There’s something you really need to understand about Reims. As you’re reading this, if you’re not familiar with the city or the French language in general, you’re reading it as Reems. Don’t worry, I did too. In pre-trip planning we would look up the pronunciation of Reims and become confused. Everything we looked at said it was pronounced “Raunce,” like the French say France, but without the F. This seems utterly wrong and I was sure the internet was wrong. But it wasn’t. Somehow, in French, E-I-M-S sounds like A-U-N-C-E. This may be why I suck at French. Oh well. The city is lovely. We drove to Reims early in the morning and met Cristian, our Champagne tour guide. He drove us to the train station in a Mercedes van, where we waited to pick up our Belgian companions. Then he drove us through the hillsides of the Champagne region. We stopped and walked through fields of grapes. We even got to see people harvesting them. Cristian told us about the grape varieties that make champagne before taking us to a Champagne producer where we watched them squeeze the grapes in a giant wooden vat. He taught us about the Champagne-making process as he walked us through fields, then cellars, then tasting rooms. We drank delicious wine and purchased bottles from the families who make it. At our last winery stop, Cristian helped Travis and our new friend Yannick open the champagne bottles with swords. When the tour was over, Cristian dropped us off at the soccer stadium. We watched the home team win then drove back to Paris to sleep for a few hours before a plane took us home.
The Museum Pass
So when you add it up, the Museum Pass didn’t really work out for us in numbers alone. If we had taken all of the tours on our itinerary, it would have cost us €95, and we paid €112. And we didn’t take the tour at Notre Dame, so that means we paid €112 for €78 worth of access. That said, we’d still do it again. Many places, including the Louvre, have lines specifically for Museum Pass holders. In most places the wait was non-existent and we just walked past the lines and into the facility. At the Louvre, we waited for about 5 minutes, and that was a security check. Having easy access with no waiting made Paris so much more enjoyable than it would have been if we’d spent time standing in line.

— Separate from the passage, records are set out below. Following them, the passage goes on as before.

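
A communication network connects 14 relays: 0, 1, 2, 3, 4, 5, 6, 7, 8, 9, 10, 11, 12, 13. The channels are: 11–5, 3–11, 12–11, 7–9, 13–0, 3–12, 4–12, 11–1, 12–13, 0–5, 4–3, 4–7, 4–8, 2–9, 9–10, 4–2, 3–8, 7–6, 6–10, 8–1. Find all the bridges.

The edges on the cycle 4-3-12-4 are not bridges since each lies on that cycle.
Every edge lies on some cycle, so there are no bridges.

none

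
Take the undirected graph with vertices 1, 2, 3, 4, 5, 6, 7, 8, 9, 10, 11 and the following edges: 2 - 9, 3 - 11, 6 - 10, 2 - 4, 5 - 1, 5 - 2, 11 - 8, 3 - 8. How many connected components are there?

7 is isolated — a component by itself.
Starting from 6 we can reach 6, 10. That is one component of size 2.
Starting from 3 we can reach 3, 8, 11. That is one component of size 3.
Starting from 1 we can reach 1, 2, 4, 5, 9. That is one component of size 5.
Total: 4 components.

4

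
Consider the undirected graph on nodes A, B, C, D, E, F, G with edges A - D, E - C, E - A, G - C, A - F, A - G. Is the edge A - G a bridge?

No

After removing A - G, the path A-E-C-G still connects them, so the edge is not a bridge.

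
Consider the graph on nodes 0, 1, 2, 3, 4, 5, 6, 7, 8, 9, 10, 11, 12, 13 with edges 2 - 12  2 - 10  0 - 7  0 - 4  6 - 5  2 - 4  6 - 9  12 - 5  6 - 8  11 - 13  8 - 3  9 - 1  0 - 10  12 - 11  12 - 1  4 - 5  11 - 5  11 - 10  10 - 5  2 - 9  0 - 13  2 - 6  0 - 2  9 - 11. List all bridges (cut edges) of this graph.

The edges on the cycle 2-6-5-10-2 are not bridges since each lies on that cycle.
But removing 8 - 6 disconnects 8 from 6; removing 3 - 8 disconnects 3 from 8; removing 0 - 7 disconnects 0 from 7 — these are bridges.

0-7, 3-8, 6-8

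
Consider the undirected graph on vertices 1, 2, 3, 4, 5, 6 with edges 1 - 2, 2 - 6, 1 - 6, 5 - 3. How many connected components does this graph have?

3

4 is isolated — a component by itself.
Starting from 3 we can reach 3, 5. That is one component of size 2.
Starting from 1 we can reach 1, 2, 6. That is one component of size 3.
Total: 3 components.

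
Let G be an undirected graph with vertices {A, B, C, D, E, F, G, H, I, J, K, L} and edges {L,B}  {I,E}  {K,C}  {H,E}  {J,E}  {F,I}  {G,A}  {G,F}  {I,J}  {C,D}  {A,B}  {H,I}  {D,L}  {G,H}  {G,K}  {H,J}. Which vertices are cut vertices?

G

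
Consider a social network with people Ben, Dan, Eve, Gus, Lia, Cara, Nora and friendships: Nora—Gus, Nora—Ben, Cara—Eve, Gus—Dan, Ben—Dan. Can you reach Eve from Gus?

The component containing Gus is {Ben, Dan, Gus, Nora}, and Eve is not in it.

No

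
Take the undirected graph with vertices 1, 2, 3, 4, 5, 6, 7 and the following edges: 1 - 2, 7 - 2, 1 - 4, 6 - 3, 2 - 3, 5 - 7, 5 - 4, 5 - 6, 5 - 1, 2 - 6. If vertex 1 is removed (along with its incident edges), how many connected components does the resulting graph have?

With 1 gone, the remaining components are: {2, 3, 4, 5, 6, 7}.
That is 1 component.

1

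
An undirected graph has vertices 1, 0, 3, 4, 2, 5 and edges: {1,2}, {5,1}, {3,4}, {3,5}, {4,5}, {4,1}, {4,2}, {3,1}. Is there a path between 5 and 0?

The component containing 5 is {1, 2, 3, 4, 5}, and 0 is not in it.

No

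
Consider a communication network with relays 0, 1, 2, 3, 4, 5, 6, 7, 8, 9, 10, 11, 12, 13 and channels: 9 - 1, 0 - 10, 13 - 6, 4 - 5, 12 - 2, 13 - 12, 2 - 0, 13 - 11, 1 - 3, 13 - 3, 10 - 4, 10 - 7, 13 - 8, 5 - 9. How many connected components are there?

Starting from 0 we can reach 0, 1, 2, 3, 4, 5, 6, 7, 8, 9, 10, 11, 12, 13. That is one component of size 14.
Total: 1 component.

1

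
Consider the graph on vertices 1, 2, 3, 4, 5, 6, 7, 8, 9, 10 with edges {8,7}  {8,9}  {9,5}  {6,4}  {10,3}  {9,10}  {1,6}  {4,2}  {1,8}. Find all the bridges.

1-6, 1-8, 10-3, 10-9, 2-4, 4-6, 5-9, 7-8, 8-9

removing 8-9 disconnects 8 from 9; removing 9-5 disconnects 9 from 5; removing 8-7 disconnects 8 from 7; removing 3-10 disconnects 3 from 10 — these are bridges.
In total 9 edges are bridges.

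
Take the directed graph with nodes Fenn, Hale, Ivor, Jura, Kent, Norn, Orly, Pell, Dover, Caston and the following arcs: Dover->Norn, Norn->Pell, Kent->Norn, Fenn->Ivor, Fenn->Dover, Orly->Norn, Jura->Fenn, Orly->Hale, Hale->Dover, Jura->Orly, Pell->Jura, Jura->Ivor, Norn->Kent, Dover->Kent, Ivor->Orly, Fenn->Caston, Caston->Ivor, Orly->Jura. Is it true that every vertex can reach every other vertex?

Yes

From Hale we can reach every vertex (Fenn, Hale, Ivor, Jura, Kent, Norn, Orly, Pell, Dover, Caston), and every vertex can reach Hale (Fenn, Hale, Ivor, Jura, Kent, Norn, Orly, Pell, Dover, Caston). So the whole graph is one strongly connected component.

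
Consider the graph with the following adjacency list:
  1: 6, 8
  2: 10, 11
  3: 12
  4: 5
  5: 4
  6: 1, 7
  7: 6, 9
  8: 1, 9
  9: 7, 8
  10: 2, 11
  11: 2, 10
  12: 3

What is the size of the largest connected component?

5

Starting from 4 we can reach 4, 5. That is one component of size 2.
Starting from 3 we can reach 3, 12. That is one component of size 2.
Starting from 2 we can reach 2, 10, 11. That is one component of size 3.
Starting from 1 we can reach 1, 6, 7, 8, 9. That is one component of size 5.
The largest has 5 vertices.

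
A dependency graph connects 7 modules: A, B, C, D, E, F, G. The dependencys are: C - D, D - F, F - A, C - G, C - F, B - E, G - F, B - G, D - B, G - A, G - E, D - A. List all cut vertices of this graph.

Removing A, for instance, still leaves 1 component. No single vertex removal increases the component count — the graph has no articulation points.

none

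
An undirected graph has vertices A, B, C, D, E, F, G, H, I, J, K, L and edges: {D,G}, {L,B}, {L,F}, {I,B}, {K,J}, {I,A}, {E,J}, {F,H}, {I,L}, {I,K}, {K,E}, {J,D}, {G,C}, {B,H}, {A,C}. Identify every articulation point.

Removing I increases the component count from 1 to 2, so I is a cut vertex.
By contrast removing K leaves 1 component; it is not a cut vertex. No other vertex is a cut vertex either.

I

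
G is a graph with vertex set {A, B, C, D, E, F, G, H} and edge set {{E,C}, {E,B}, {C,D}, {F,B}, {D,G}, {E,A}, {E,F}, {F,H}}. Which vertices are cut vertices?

Removing C increases the component count from 1 to 2, so C is a cut vertex.
Removing D increases the component count from 1 to 2, so D is a cut vertex.
Removing E increases the component count from 1 to 3, so E is a cut vertex.
Likewise F is a cut vertex.
By contrast removing A leaves 1 component; it is not a cut vertex. No other vertex is a cut vertex either.

C, D, E, F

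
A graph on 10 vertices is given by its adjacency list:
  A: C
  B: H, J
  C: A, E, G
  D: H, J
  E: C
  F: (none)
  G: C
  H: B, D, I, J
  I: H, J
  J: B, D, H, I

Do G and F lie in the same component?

No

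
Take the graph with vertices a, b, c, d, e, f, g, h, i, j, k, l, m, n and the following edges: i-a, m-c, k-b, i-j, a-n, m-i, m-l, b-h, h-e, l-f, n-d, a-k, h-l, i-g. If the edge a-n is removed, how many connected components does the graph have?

Before removal there is 1 component.
a-n is a bridge — removing it separates a's side from n's side.
After removal: 2 components.

2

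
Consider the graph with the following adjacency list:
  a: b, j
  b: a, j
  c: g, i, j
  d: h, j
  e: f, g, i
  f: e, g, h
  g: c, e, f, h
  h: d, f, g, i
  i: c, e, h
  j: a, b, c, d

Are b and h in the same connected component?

From b we can reach a, b, c, d, e, f, g, h, i, j, which includes h.

Yes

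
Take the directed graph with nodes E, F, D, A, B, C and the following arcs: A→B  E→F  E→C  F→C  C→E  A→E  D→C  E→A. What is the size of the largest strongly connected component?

{A, C, E, F} are all mutually reachable — one SCC of size 4.
{B} is an SCC by itself.
{D} is an SCC by itself.
The largest has 4 vertices.

4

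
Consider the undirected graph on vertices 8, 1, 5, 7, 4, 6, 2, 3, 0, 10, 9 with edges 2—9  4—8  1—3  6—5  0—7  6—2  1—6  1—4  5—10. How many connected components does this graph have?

Starting from 0 we can reach 0, 7. That is one component of size 2.
Starting from 1 we can reach 1, 2, 3, 4, 5, 6, 8, 9, 10. That is one component of size 9.
Total: 2 components.

2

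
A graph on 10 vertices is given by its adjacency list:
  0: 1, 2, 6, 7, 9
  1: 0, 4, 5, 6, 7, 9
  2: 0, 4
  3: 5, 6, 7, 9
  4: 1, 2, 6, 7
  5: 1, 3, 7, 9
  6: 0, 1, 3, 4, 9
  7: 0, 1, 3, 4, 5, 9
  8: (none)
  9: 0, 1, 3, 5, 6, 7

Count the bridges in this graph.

0

The edges on the cycle 0-6-4-1-5-7-0 are not bridges since each lies on that cycle.
Every edge lies on some cycle, so there are no bridges.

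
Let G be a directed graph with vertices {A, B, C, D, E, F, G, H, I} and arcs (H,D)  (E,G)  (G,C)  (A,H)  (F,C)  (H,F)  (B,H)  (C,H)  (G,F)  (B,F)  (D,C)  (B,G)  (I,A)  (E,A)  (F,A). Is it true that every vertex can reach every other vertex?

No

There is no directed path from B to I, so the graph is not strongly connected.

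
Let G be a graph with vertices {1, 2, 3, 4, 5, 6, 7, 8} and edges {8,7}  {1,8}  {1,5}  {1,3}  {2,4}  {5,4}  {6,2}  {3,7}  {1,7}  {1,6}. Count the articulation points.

Removing 1 increases the component count from 1 to 2, so 1 is a cut vertex.
By contrast removing 6 leaves 1 component; it is not a cut vertex. No other vertex is a cut vertex either.

1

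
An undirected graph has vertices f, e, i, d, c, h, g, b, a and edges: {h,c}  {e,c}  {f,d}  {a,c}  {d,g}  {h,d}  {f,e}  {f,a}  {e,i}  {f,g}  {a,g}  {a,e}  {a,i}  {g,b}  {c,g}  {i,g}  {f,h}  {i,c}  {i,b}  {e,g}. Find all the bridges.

The edges on the cycle f-h-d-g-e-f are not bridges since each lies on that cycle.
Every edge lies on some cycle, so there are no bridges.

none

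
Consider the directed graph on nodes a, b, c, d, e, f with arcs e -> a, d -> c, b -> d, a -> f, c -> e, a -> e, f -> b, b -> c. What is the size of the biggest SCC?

6

{a, b, c, d, e, f} are all mutually reachable — one SCC of size 6.
The largest has 6 vertices.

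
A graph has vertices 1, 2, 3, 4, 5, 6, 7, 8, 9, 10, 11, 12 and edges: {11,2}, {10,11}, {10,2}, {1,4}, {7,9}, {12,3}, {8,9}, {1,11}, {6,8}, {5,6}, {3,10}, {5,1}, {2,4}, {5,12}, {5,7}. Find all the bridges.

The edges on the cycle 10-11-2-10 are not bridges since each lies on that cycle.
Every edge lies on some cycle, so there are no bridges.

none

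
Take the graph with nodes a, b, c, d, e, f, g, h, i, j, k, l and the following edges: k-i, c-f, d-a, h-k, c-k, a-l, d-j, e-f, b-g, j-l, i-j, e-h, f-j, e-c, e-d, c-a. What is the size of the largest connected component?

Starting from b we can reach b, g. That is one component of size 2.
Starting from a we can reach a, c, d, e, f, h, i, j, k, l. That is one component of size 10.
The largest has 10 vertices.

10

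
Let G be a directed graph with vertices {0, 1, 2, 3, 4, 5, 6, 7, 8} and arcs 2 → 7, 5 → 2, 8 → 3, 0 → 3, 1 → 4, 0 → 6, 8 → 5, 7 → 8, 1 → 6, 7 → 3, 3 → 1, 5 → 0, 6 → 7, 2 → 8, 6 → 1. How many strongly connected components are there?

2

{0, 1, 2, 3, 5, 6, 7, 8} are all mutually reachable — one SCC of size 8.
{4} is an SCC by itself.
That gives 2 strongly connected components.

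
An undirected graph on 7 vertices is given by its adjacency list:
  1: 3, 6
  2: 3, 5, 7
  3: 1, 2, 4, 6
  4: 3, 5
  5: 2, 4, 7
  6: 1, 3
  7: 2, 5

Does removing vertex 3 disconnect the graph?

Yes

Deleting 3 raises the number of components from 1 to 2, so 3 is a cut vertex.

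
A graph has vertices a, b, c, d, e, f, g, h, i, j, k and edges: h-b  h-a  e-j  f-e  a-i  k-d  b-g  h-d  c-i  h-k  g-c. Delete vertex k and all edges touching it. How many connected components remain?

With k gone, the remaining components are: {e, f, j}; {a, b, c, d, g, h, i}.
That is 2 components.

2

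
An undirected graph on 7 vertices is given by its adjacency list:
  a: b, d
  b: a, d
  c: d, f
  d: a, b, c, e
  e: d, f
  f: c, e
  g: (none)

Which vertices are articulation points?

Removing d increases the component count from 2 to 3, so d is a cut vertex.
By contrast removing c leaves 2 components; it is not a cut vertex. No other vertex is a cut vertex either.

d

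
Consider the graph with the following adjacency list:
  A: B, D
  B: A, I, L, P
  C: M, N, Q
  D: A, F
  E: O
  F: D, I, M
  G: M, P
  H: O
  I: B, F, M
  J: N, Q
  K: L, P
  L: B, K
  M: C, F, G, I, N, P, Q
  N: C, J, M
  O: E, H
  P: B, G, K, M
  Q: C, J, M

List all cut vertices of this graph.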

I didn’t talk about it here, but we purchased Paris Viste Passes for public transportation We bought a five day pass (€39,30/person) and then an additional day pass (€12,30/person) which allowed us to ride the metro, buses, tramways, and the Montmartre funicular for free as many times as we wanted throughout most of the city. I can’t prove to you that it was a good deal, because I didn’t count my trips. That said, it’s a good deal. We used the metro a lot, and buses quite a few times. Paris is a very walkable city, but it’s big. Most of the time we would take the metro to a neighborhood we wanted to explore and then walk to things from the stop. At €1,80 a ticket, I have no doubt that we took the 29 trips it would take to break even. And again, we never had to think about tickets. That was nice.